Abstract

Purpose The purpose of this paper is to improve the computational speed of solving nonlinear dynamics by using parallel methods and mixed-precision algorithm on graphic processing units (GPUs). The computational efficiency of traditional central processing units (CPUs)-based computer aided engineering software has been difficult to satisfy the needs of scientific research and practical engineering, especially for nonlinear dynamic problems. Besides, when calculations are performed on GPUs, double-precision operations are slower than single-precision operations. So this paper implemented mixed precision for nonlinear dynamic problem simulation using Belytschko-Tsay (BT) shell element on GPU. Design/methodology/approach To minimize data transfer between heterogeneous architectures, the parallel computation of the fully explicit finite element (FE) calculation is realized using a vectorized thread-level parallelism algorithm.
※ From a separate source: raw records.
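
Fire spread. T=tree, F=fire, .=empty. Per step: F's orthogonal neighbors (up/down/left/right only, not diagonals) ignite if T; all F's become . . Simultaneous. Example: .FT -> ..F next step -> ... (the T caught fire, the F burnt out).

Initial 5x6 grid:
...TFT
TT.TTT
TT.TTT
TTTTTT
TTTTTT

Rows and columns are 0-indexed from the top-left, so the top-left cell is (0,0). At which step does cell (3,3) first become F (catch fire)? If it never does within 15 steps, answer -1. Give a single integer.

Step 1: cell (3,3)='T' (+3 fires, +1 burnt)
Step 2: cell (3,3)='T' (+3 fires, +3 burnt)
Step 3: cell (3,3)='T' (+3 fires, +3 burnt)
Step 4: cell (3,3)='F' (+3 fires, +3 burnt)
  -> target ignites at step 4
Step 5: cell (3,3)='.' (+3 fires, +3 burnt)
Step 6: cell (3,3)='.' (+2 fires, +3 burnt)
Step 7: cell (3,3)='.' (+3 fires, +2 burnt)
Step 8: cell (3,3)='.' (+3 fires, +3 burnt)
Step 9: cell (3,3)='.' (+1 fires, +3 burnt)
Step 10: cell (3,3)='.' (+0 fires, +1 burnt)
  fire out at step 10

4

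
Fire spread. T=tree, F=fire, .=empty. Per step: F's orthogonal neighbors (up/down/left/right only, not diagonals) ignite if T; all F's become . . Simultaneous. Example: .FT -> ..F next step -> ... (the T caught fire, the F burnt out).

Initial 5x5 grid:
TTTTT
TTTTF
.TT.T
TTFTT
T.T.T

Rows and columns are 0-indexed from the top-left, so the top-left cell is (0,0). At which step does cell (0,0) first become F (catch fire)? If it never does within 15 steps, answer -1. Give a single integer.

Step 1: cell (0,0)='T' (+7 fires, +2 burnt)
Step 2: cell (0,0)='T' (+5 fires, +7 burnt)
Step 3: cell (0,0)='T' (+4 fires, +5 burnt)
Step 4: cell (0,0)='T' (+2 fires, +4 burnt)
Step 5: cell (0,0)='F' (+1 fires, +2 burnt)
  -> target ignites at step 5
Step 6: cell (0,0)='.' (+0 fires, +1 burnt)
  fire out at step 6

5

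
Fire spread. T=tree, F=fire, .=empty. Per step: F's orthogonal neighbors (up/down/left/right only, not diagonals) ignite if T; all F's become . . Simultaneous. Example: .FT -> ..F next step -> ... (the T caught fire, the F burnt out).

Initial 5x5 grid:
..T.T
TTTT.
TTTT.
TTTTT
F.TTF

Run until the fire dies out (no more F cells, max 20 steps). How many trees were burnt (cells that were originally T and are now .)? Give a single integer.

Answer: 16

Derivation:
Step 1: +3 fires, +2 burnt (F count now 3)
Step 2: +4 fires, +3 burnt (F count now 4)
Step 3: +4 fires, +4 burnt (F count now 4)
Step 4: +3 fires, +4 burnt (F count now 3)
Step 5: +1 fires, +3 burnt (F count now 1)
Step 6: +1 fires, +1 burnt (F count now 1)
Step 7: +0 fires, +1 burnt (F count now 0)
Fire out after step 7
Initially T: 17, now '.': 24
Total burnt (originally-T cells now '.'): 16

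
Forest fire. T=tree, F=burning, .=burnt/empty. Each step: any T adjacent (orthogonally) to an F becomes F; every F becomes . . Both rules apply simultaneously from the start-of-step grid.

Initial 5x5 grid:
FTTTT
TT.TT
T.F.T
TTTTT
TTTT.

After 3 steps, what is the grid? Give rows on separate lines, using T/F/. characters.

Step 1: 3 trees catch fire, 2 burn out
  .FTTT
  FT.TT
  T...T
  TTFTT
  TTTT.
Step 2: 6 trees catch fire, 3 burn out
  ..FTT
  .F.TT
  F...T
  TF.FT
  TTFT.
Step 3: 5 trees catch fire, 6 burn out
  ...FT
  ...TT
  ....T
  F...F
  TF.F.

...FT
...TT
....T
F...F
TF.F.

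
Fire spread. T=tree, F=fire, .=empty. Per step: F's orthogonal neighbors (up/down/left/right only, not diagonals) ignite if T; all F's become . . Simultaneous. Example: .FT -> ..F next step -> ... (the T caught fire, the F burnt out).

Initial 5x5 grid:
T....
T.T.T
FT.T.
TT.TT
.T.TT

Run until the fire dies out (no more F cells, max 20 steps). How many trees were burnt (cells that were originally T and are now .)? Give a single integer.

Step 1: +3 fires, +1 burnt (F count now 3)
Step 2: +2 fires, +3 burnt (F count now 2)
Step 3: +1 fires, +2 burnt (F count now 1)
Step 4: +0 fires, +1 burnt (F count now 0)
Fire out after step 4
Initially T: 13, now '.': 18
Total burnt (originally-T cells now '.'): 6

Answer: 6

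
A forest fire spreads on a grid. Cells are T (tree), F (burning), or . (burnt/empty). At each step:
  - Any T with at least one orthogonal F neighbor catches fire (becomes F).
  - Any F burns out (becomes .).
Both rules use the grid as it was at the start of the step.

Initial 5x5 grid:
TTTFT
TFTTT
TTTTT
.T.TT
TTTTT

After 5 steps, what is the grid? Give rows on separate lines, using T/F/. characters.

Step 1: 7 trees catch fire, 2 burn out
  TFF.F
  F.FFT
  TFTTT
  .T.TT
  TTTTT
Step 2: 6 trees catch fire, 7 burn out
  F....
  ....F
  F.FFT
  .F.TT
  TTTTT
Step 3: 3 trees catch fire, 6 burn out
  .....
  .....
  ....F
  ...FT
  TFTTT
Step 4: 4 trees catch fire, 3 burn out
  .....
  .....
  .....
  ....F
  F.FFT
Step 5: 1 trees catch fire, 4 burn out
  .....
  .....
  .....
  .....
  ....F

.....
.....
.....
.....
....F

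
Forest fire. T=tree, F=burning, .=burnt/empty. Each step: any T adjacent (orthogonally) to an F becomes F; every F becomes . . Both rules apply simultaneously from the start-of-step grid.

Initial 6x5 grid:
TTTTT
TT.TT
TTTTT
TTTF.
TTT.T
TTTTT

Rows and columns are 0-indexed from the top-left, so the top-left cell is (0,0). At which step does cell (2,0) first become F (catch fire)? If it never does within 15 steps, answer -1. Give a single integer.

Step 1: cell (2,0)='T' (+2 fires, +1 burnt)
Step 2: cell (2,0)='T' (+5 fires, +2 burnt)
Step 3: cell (2,0)='T' (+6 fires, +5 burnt)
Step 4: cell (2,0)='F' (+7 fires, +6 burnt)
  -> target ignites at step 4
Step 5: cell (2,0)='.' (+4 fires, +7 burnt)
Step 6: cell (2,0)='.' (+2 fires, +4 burnt)
Step 7: cell (2,0)='.' (+0 fires, +2 burnt)
  fire out at step 7

4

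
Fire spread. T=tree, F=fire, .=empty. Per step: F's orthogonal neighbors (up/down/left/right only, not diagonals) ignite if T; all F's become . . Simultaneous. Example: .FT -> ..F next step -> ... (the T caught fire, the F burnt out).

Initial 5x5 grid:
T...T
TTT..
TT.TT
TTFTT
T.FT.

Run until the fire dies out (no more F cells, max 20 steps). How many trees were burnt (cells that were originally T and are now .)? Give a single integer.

Answer: 14

Derivation:
Step 1: +3 fires, +2 burnt (F count now 3)
Step 2: +4 fires, +3 burnt (F count now 4)
Step 3: +4 fires, +4 burnt (F count now 4)
Step 4: +2 fires, +4 burnt (F count now 2)
Step 5: +1 fires, +2 burnt (F count now 1)
Step 6: +0 fires, +1 burnt (F count now 0)
Fire out after step 6
Initially T: 15, now '.': 24
Total burnt (originally-T cells now '.'): 14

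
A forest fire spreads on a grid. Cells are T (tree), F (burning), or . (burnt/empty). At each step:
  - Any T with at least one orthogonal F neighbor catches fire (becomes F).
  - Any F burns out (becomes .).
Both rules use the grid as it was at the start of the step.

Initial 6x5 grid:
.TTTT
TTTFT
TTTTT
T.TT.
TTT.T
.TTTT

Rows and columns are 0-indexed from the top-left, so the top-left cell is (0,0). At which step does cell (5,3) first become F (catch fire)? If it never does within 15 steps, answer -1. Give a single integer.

Step 1: cell (5,3)='T' (+4 fires, +1 burnt)
Step 2: cell (5,3)='T' (+6 fires, +4 burnt)
Step 3: cell (5,3)='T' (+4 fires, +6 burnt)
Step 4: cell (5,3)='T' (+2 fires, +4 burnt)
Step 5: cell (5,3)='T' (+3 fires, +2 burnt)
Step 6: cell (5,3)='F' (+3 fires, +3 burnt)
  -> target ignites at step 6
Step 7: cell (5,3)='.' (+1 fires, +3 burnt)
Step 8: cell (5,3)='.' (+1 fires, +1 burnt)
Step 9: cell (5,3)='.' (+0 fires, +1 burnt)
  fire out at step 9

6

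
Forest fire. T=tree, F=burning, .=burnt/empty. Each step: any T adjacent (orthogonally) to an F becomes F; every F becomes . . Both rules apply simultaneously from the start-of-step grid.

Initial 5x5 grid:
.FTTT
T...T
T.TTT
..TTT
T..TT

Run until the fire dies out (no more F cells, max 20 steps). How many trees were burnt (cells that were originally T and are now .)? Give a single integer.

Answer: 12

Derivation:
Step 1: +1 fires, +1 burnt (F count now 1)
Step 2: +1 fires, +1 burnt (F count now 1)
Step 3: +1 fires, +1 burnt (F count now 1)
Step 4: +1 fires, +1 burnt (F count now 1)
Step 5: +1 fires, +1 burnt (F count now 1)
Step 6: +2 fires, +1 burnt (F count now 2)
Step 7: +3 fires, +2 burnt (F count now 3)
Step 8: +2 fires, +3 burnt (F count now 2)
Step 9: +0 fires, +2 burnt (F count now 0)
Fire out after step 9
Initially T: 15, now '.': 22
Total burnt (originally-T cells now '.'): 12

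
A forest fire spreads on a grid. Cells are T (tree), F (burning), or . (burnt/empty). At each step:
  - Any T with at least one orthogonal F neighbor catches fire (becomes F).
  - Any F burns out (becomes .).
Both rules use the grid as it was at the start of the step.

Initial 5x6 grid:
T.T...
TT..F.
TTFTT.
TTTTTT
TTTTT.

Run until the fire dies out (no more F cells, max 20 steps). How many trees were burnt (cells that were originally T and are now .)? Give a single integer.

Step 1: +4 fires, +2 burnt (F count now 4)
Step 2: +6 fires, +4 burnt (F count now 6)
Step 3: +6 fires, +6 burnt (F count now 6)
Step 4: +2 fires, +6 burnt (F count now 2)
Step 5: +0 fires, +2 burnt (F count now 0)
Fire out after step 5
Initially T: 19, now '.': 29
Total burnt (originally-T cells now '.'): 18

Answer: 18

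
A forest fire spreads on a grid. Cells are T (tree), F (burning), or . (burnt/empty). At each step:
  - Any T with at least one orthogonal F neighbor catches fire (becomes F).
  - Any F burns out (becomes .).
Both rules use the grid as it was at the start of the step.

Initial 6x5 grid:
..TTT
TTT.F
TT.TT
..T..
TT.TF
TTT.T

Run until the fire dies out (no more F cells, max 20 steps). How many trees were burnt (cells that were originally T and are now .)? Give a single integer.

Step 1: +4 fires, +2 burnt (F count now 4)
Step 2: +2 fires, +4 burnt (F count now 2)
Step 3: +1 fires, +2 burnt (F count now 1)
Step 4: +1 fires, +1 burnt (F count now 1)
Step 5: +1 fires, +1 burnt (F count now 1)
Step 6: +2 fires, +1 burnt (F count now 2)
Step 7: +1 fires, +2 burnt (F count now 1)
Step 8: +0 fires, +1 burnt (F count now 0)
Fire out after step 8
Initially T: 18, now '.': 24
Total burnt (originally-T cells now '.'): 12

Answer: 12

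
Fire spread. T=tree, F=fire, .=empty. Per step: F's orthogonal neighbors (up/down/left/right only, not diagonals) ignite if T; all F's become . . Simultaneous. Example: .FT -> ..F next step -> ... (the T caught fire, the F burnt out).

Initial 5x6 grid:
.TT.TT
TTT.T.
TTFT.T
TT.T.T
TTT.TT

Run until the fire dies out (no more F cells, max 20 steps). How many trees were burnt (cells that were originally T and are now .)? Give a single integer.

Step 1: +3 fires, +1 burnt (F count now 3)
Step 2: +5 fires, +3 burnt (F count now 5)
Step 3: +4 fires, +5 burnt (F count now 4)
Step 4: +2 fires, +4 burnt (F count now 2)
Step 5: +0 fires, +2 burnt (F count now 0)
Fire out after step 5
Initially T: 21, now '.': 23
Total burnt (originally-T cells now '.'): 14

Answer: 14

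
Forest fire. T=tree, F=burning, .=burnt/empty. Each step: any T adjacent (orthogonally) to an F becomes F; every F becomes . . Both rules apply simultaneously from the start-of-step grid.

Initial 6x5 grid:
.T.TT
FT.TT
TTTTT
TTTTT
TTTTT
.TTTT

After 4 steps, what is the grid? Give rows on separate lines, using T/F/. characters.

Step 1: 2 trees catch fire, 1 burn out
  .T.TT
  .F.TT
  FTTTT
  TTTTT
  TTTTT
  .TTTT
Step 2: 3 trees catch fire, 2 burn out
  .F.TT
  ...TT
  .FTTT
  FTTTT
  TTTTT
  .TTTT
Step 3: 3 trees catch fire, 3 burn out
  ...TT
  ...TT
  ..FTT
  .FTTT
  FTTTT
  .TTTT
Step 4: 3 trees catch fire, 3 burn out
  ...TT
  ...TT
  ...FT
  ..FTT
  .FTTT
  .TTTT

...TT
...TT
...FT
..FTT
.FTTT
.TTTT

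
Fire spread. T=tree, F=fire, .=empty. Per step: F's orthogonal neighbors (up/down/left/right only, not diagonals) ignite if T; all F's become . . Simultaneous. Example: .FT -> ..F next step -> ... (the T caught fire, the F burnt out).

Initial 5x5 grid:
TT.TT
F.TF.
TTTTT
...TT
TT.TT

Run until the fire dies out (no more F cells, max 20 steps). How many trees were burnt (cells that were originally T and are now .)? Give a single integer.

Step 1: +5 fires, +2 burnt (F count now 5)
Step 2: +6 fires, +5 burnt (F count now 6)
Step 3: +2 fires, +6 burnt (F count now 2)
Step 4: +1 fires, +2 burnt (F count now 1)
Step 5: +0 fires, +1 burnt (F count now 0)
Fire out after step 5
Initially T: 16, now '.': 23
Total burnt (originally-T cells now '.'): 14

Answer: 14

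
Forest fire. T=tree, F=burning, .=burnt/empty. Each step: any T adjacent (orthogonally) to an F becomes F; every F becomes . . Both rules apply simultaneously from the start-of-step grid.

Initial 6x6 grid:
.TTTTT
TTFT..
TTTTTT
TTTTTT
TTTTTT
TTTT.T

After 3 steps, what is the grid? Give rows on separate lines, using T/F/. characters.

Step 1: 4 trees catch fire, 1 burn out
  .TFTTT
  TF.F..
  TTFTTT
  TTTTTT
  TTTTTT
  TTTT.T
Step 2: 6 trees catch fire, 4 burn out
  .F.FTT
  F.....
  TF.FTT
  TTFTTT
  TTTTTT
  TTTT.T
Step 3: 6 trees catch fire, 6 burn out
  ....FT
  ......
  F...FT
  TF.FTT
  TTFTTT
  TTTT.T

....FT
......
F...FT
TF.FTT
TTFTTT
TTTT.T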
An asynchronous data transmission strategy and a novel dependency relationship link-based method, for efficiently solving parallel explicit shell element equations, are used to improve the GPU utilization ratio. Finally, this paper implements mixed precision for nonlinear dynamic problems simulation using the BT shell element on a GPU and compare it to the CPU-based serially executed program and a GPU-based double-precision parallel computing program. Findings For a car body model containing approximately 5.3 million degrees of freedom, the computational speed is improved 25 times over CPU sequential computation, and approximately 10% over double-precision parallel computing method. The accuracy error of the mixed-precision computation is small and can satisfy the requirements of practical engineering problems. Originality/value This paper realized a novel FE parallel computing procedure for nonlinear dynamic problems using mixed-precision algorithm on CPU-GPU platform. Compared with the CPU serial program, the program implemented in this article obtains a 25 times acceleration ratio when calculating the model of 883,168 elements, which greatly improves the calculation speed for solving nonlinear dynamic problems.